Yes, if someone is suicidal or homicidal and expresses intent to carry out suicide or homicide, the counselor does have to call authorities and summon help.
And mandated reporters, which usually include anyone who works with children or other vulnerable people and anyone who might be privy to instances of child or elder abuse (like those who develop film), are legally required to report abuse when they see it. This domestic violence center was hoping to get some kind of legal protection that would loosen the definition of abuse and when it must be reported so that domestically abused women who also happened to be child abusers would be less afraid to ask for help. On one hand, I guess I can see their point… on the other hand, children are always less able to protect themselves than adults are. I have also learned all too well that women can certainly be as violent and abusive as men can be.
The man who corresponded with me explained that they didn’t want to hire social workers because the nature of the victim’s advocate job would require them to violate the NASW Code of Ethics. He said they made their own determination as to when family and child services should be called. Don’t get me wrong. I don’t think it’s always necessarily the best thing to call CPS. A lot of times, kids in foster care end up in a worse situation than where they started. But I did wonder who in the world they had working for them if they were excluding social workers. Social workers are certainly not the only ones who have to report child abuse.

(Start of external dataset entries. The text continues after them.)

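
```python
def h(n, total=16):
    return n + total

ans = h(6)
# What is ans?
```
22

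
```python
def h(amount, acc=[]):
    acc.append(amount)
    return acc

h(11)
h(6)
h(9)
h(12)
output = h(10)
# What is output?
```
[11, 6, 9, 12, 10]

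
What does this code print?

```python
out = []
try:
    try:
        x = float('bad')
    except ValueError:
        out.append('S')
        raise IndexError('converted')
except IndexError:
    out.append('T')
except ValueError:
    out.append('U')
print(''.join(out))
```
ST

New IndexError raised, caught by outer IndexError handler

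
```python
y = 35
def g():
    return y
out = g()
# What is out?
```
35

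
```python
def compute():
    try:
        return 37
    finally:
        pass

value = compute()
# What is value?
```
37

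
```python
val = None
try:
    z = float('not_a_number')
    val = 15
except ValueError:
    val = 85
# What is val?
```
85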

My exchange with the guy from the domestic violence center ended on a rude note. He basically told me to send my resume where it was welcome. Again, I hadn’t actually wanted to work there; I just wanted to know why his job listing discriminated against social workers. Ever since that exchange, I have been turned off of the whole domestic violence cause, even though I know how important it is for those who need help.
I’ve noticed in the last few years that most people I come across have figured out the real feminazi agenda. Left-wing extremism & “liberal” fascism is all it is, at least the stuff that gets media attention. It has contributed to an unjust court system & I say this as a woman. I’ve been reading these blogs for a few days now, and the comment sections. I had no idea there were so many abused men in the world. I’m beginning to feel that my brother is a victim too. What ever can we do to begin to change the family court system, so that it reflects true equality?
you were guilty by association – being a man meant you were an unacceptable candidte – sorry to hear what happened to you and all the fallout from it – sadly the message is if you’re a man don’t bother getting involved because you’re already considered evil or an abuser in waiting at best
Cousin Dave says
I’ve found over the years that a lot of those “victim advocate” groups and shelters are really just money-laundering fronts for feminist political groups. It allows them to receive tax-free funding, run it through the group, and then turn around and use it for lobbying.
Well, when you look at the stats and the problems of violence in our society, this is pretty unlikely. Money laundering? Half the places constantly struggle to stay open. And 501 (c)(3)’s are not allowed to lobby.
I agree with Cousin Dave. Axis II woman have a lobby group, it’s called feminism.